A young Scott Poynton tunes in to a science show on trees
“The show was with Richard St. Barbe Baker, the most famous forester in the world and I was captivated. He used poetry, science art,” Scott explains. “I’d just turned 15 and I sat there for the half hour of his speech and by the end of it I was going to be a forester and there was nothing more to it.”
Scott Poynton founds The Tropical Forest Trust
Years later in 1999, a report by Global Witness (‘Made in Vietnam, Cut in Cambodia’) hit the headlines and unveiled that Europe’s garden furniture was made at the cost of Cambodia’s rainforests. Shortly after, Scott Poynton brought the The Tropical Forest Trust to life with the mission to change this situation.

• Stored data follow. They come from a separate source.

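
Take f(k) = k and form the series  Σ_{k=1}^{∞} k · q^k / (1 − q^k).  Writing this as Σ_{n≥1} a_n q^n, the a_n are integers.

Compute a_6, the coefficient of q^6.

a_6 = 12

n=6: 1·6 2·3 3·2 6·1  f→[1+2+3+6]=12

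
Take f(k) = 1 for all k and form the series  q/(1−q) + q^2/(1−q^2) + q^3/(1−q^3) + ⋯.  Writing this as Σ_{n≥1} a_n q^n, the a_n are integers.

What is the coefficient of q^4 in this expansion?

a_4 = 3

n=4: 1·4 2·2 4·1  f→[1+1+1]=3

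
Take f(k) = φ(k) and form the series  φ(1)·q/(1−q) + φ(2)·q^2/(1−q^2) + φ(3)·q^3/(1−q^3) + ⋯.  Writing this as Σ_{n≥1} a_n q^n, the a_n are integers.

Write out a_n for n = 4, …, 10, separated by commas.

q^4  k|4↦φ(k): 4:2 2:1 1:1  a_4=4
n=5: 1·5 5·1  φ→[1+4]=5
q^6  k|6↦φ(k): 6:2 3:2 2:1 1:1  a_6=6
q^7  k|7↦φ(k): 7:6 1:1  a_7=7
q^8  k|8↦φ(k): 1:1 2:1 4:2 8:4  a_8=8
n=9: 9·1 3·3 1·9  φ→[6+2+1]=9
n=10: 10·1 5·2 2·5 1·10  φ→[4+4+1+1]=10

4, 5, 6, 7, 8, 9, 10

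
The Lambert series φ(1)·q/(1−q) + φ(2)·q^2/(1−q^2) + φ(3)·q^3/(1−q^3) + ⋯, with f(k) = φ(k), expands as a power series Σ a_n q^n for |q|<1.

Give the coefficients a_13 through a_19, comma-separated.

d|13:{1,13}  Σφ=1+12=13
n=14: 1·14 2·7 7·2 14·1  φ→[1+1+6+6]=14
[q^15] φ(1)=1,φ(3)=2,φ(5)=4,φ(15)=8 ⇒ 15
d|16:{1,2,4,8,16}  Σφ=1+1+2+4+8=16
n=17: 1·17 17·1  φ→[1+16]=17
[q^18] φ(18)=6,φ(9)=6,φ(6)=2,φ(3)=2,φ(2)=1,φ(1)=1 ⇒ 18
[q^19] φ(19)=18,φ(1)=1 ⇒ 19

13, 14, 15, 16, 17, 18, 19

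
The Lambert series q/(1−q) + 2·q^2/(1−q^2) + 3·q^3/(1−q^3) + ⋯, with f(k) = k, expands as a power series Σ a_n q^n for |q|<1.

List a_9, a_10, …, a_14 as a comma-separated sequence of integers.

13, 18, 12, 28, 14, 24

n=9: 9·1 3·3 1·9  f→[9+3+1]=13
[q^10] f(10)=10,f(5)=5,f(2)=2,f(1)=1 ⇒ 18
n=11: 11·1 1·11  f→[11+1]=12
[q^12] f(12)=12,f(6)=6,f(4)=4,f(3)=3,f(2)=2,f(1)=1 ⇒ 28
q^13  k|13↦f(k): 1:1 13:13  a_13=14
q^14  k|14↦f(k): 14:14 7:7 2:2 1:1  a_14=24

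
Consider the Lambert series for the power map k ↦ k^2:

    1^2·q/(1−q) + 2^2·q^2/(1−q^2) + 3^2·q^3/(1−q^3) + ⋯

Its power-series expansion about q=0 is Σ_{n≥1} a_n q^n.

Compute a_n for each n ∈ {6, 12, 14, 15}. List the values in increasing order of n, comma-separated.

n=6: 6·1 3·2 2·3 1·6  f→[36+9+4+1]=50
q^12  k|12↦f(k): 1:1 2:4 3:9 4:16 6:36 12:144  a_12=210
d|14:{14,7,2,1}  Σf=196+49+4+1=250
d|15:{1,3,5,15}  Σf=1+9+25+225=260

50, 210, 250, 260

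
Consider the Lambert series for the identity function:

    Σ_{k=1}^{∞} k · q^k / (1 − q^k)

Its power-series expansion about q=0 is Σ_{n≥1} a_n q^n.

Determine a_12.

q^12  k|12↦f(k): 12:12 6:6 4:4 3:3 2:2 1:1  a_12=28

a_12 = 28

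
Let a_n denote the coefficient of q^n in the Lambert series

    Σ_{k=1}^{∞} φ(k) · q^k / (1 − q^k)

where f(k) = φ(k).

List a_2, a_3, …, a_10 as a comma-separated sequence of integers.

n=2: 1·2 2·1  φ→[1+1]=2
q^3  k|3↦φ(k): 1:1 3:2  a_3=3
q^4  k|4↦φ(k): 4:2 2:1 1:1  a_4=4
n=5: 1·5 5·1  φ→[1+4]=5
q^6  k|6↦φ(k): 1:1 2:1 3:2 6:2  a_6=6
n=7: 1·7 7·1  φ→[1+6]=7
d|8:{1,2,4,8}  Σφ=1+1+2+4=8
q^9  k|9↦φ(k): 9:6 3:2 1:1  a_9=9
n=10: 10·1 5·2 2·5 1·10  φ→[4+4+1+1]=10

2, 3, 4, 5, 6, 7, 8, 9, 10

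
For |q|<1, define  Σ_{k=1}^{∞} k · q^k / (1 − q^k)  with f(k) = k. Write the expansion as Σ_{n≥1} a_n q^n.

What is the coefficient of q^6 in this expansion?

a_6 = 12

d|6:{1,2,3,6}  Σf=1+2+3+6=12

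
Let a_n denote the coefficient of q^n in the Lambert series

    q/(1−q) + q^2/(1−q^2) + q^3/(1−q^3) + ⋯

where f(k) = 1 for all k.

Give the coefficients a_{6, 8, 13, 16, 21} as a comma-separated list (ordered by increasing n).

4, 4, 2, 5, 4

d|6:{6,3,2,1}  Σf=1+1+1+1=4
d|8:{8,4,2,1}  Σf=1+1+1+1=4
d|13:{1,13}  Σf=1+1=2
n=16: 16·1 8·2 4·4 2·8 1·16  f→[1+1+1+1+1]=5
d|21:{1,3,7,21}  Σf=1+1+1+1=4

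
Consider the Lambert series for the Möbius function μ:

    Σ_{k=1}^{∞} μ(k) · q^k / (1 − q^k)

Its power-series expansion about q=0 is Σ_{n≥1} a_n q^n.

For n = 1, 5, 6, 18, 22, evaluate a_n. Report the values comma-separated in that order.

q^1  k|1↦μ(k): 1:1  a_1=1
n=5: 1·5 5·1  μ→[1+(-1)]=0
[q^6] μ(6)=1,μ(3)=-1,μ(2)=-1,μ(1)=1 ⇒ 0
[q^18] μ(18)=0,μ(9)=0,μ(6)=1,μ(3)=-1,μ(2)=-1,μ(1)=1 ⇒ 0
[q^22] μ(22)=1,μ(11)=-1,μ(2)=-1,μ(1)=1 ⇒ 0

1, 0, 0, 0, 0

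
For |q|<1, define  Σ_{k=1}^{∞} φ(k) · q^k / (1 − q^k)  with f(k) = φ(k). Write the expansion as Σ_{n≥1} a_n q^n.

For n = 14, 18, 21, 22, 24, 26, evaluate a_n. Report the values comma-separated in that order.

d|14:{1,2,7,14}  Σφ=1+1+6+6=14
d|18:{1,2,3,6,9,18}  Σφ=1+1+2+2+6+6=18
[q^21] φ(21)=12,φ(7)=6,φ(3)=2,φ(1)=1 ⇒ 21
q^22  k|22↦φ(k): 22:10 11:10 2:1 1:1  a_22=22
n=24: 24·1 12·2 8·3 6·4 4·6 3·8 2·12 1·24  φ→[8+4+4+2+2+2+1+1]=24
[q^26] φ(26)=12,φ(13)=12,φ(2)=1,φ(1)=1 ⇒ 26

14, 18, 21, 22, 24, 26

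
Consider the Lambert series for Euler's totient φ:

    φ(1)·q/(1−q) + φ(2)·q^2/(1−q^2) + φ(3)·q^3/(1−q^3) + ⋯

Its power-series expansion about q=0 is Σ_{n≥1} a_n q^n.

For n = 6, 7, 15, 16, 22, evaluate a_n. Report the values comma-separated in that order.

d|6:{1,2,3,6}  Σφ=1+1+2+2=6
d|7:{1,7}  Σφ=1+6=7
q^15  k|15↦φ(k): 1:1 3:2 5:4 15:8  a_15=15
q^16  k|16↦φ(k): 1:1 2:1 4:2 8:4 16:8  a_16=16
d|22:{1,2,11,22}  Σφ=1+1+10+10=22

6, 7, 15, 16, 22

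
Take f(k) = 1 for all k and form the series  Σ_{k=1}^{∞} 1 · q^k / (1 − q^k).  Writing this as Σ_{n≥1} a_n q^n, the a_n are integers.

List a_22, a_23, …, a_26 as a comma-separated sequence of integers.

n=22: 22·1 11·2 2·11 1·22  f→[1+1+1+1]=4
q^23  k|23↦f(k): 23:1 1:1  a_23=2
q^24  k|24↦f(k): 1:1 2:1 3:1 4:1 6:1 8:1 12:1 24:1  a_24=8
d|25:{1,5,25}  Σf=1+1+1=3
n=26: 26·1 13·2 2·13 1·26  f→[1+1+1+1]=4

4, 2, 8, 3, 4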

The idea was simple. To use the controversy created by the ‘Made in Vietnam, Cut in Cambodia’ report as a platform to work with companies and get them to change their ways. It’s a method that’s stuck: working in that difficult place between the companies and NGOs to bring about transformation.
TFT’s first employee works out of an industrial site in England
Bjorn Roberts, our first full-time employee worked out of a small office in an industrial site in Kidlington, near Oxford in England. “We didn’t have a website or any of that, we just wanted to turn this harmful garden furniture into something more sustainable,” he recalls.